Frère François Cassingena-Trévedy Moine bénédictin à l’abbaye de Ligugé (Vienne) et théologien La longue période de suspension des célébrations religieuses est, selon le frère François Cassingena-Trévedy, une occasion pour les catholiques de s’interroger sur la signification et la place du mystère de l’Eucharistie.
Comment le « jeûne eucharistique », vécu par les fidèles pendant plus de deux mois, peut-il nous réinterroger sur ce sacrement ?
Frère François Cassingena-Trévedy : Ce que nous avons vécu, ce manque ressenti, ne nous invite pas à déserter nos églises mais bien à considérer ce qui doit être remis en question en nous-même sur le sens de l’Eucharistie. Il nous faut ainsi effacer de nos esprits la tentation de percevoir la messe comme un simple distributeur de pastille eucharistique.
Nous sommes chrétiens en communauté. L’acte même de célébrer ensemble est fondamental. C’est aussi un engagement physique par notre corps – primordial dans le christianisme.
Nous avons besoin de chanter, d’écouter, de voir, de sentir. Sans la célébration eucharistique, il nous manquerait l’expérience physique de la communauté, la présence réelle de celle-ci.
Le chrétien existe par cette célébration, dont les rituels ne sont que des instruments provisoires.
La présence n’est pas enfermée dans l’Eucharistie, mais elle est la grande ressource de notre foi.
En quoi l’Eucharistie est-elle « source et sommet » de la vie chrétienne ?
F. F. C.-T. : Dans l’Eucharistie, il y a bien sûr une dimension spirituelle, cette rencontre personnelle avec le Seigneur, mais l’Eucharistie est d’abord la volonté de faire corps du Christ.
Nous redécouvrons peut-être qu’il s’agit d’une nourriture spirituelle par la présence du Christ ressuscité mais qui déborde et est une exigence de vie.

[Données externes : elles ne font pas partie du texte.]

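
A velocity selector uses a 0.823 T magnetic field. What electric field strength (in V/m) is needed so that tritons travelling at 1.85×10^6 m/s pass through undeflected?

E ≈ 1.52×10^6 V/m

qE = qvB ⇒ E = vB = (1.85×10^6)(0.823) = 1.52×10^6 V/m.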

L’Eucharistie n’est ni une pastille de présence de Jésus, ni une vitamine de sacré qui crée une émotion spirituelle.
Si le manque ne porte que sur le fait d’être sevré de mon moment avec Jésus, je ne crois pas que cela témoigne d’un rapport ajusté avec l’Eucharistie.
Elle est cette célébration communautaire qui conduit à l’engagement sur la foi de la parole de Dieu que nous écoutons ensemble et essayons de comprendre.
La célébration eucharistique est à la fois un aboutissement et un point de départ.
C’est une exigence de vie chrétienne. Combien de fois nous arrive-t-il, par notre incohérence, de vider la présence réelle ?
Comment pourrais-je communier à Jésus dans l’hostie, si je ne suis pas un peu questionné par la présence du Christ dans mon frère ?
En ce sens, il n’est peut-être pas mauvais d’en avoir été privé pour s’interroger sur un rapport qui peut se révéler très matérialiste.
Mais, finalement, comment comprendre que le Christ nous appelle à faire ainsi mémoire de lui par l’Eucharistie ?
F. F. C.-T. : Il est fondamental de s’interroger sur l’intention de Jésus, celui qui nous révèle un Père et non un Dieu philosophique.
Jésus donne sa vie et nous introduit dans cette relation au Père qui est le seul nom légitime de Dieu.
J’ose dire que je ne connais pas Dieu mais seulement le Père, que personne n’a jamais vu mais que le Fils a fait connaître et qui me voit dans le secret.
En nous introduisant à ce Père, Jésus fait de nous tous des frères, ce qui forme une humanité complètement nouvelle, révolutionnaire.
Voilà, pour moi, le sens de l’Eucharistie, de ce pain que le Père nous donne.
En cela, elle nécessite une conversion. De quoi ai-je besoin dans l’Eucharistie ?
Est-ce une petite émotion spirituelle douce ou le besoin de faire corps avec mes frères et d’être en relation filiale avec ce Père que Jésus me révèle et qui me donne aujourd’hui mon pain, comme nous le disons dans la prière du Notre Père ?
L’Eucharistie demeure ainsi un mystère qu’on ne peut qu’approcher.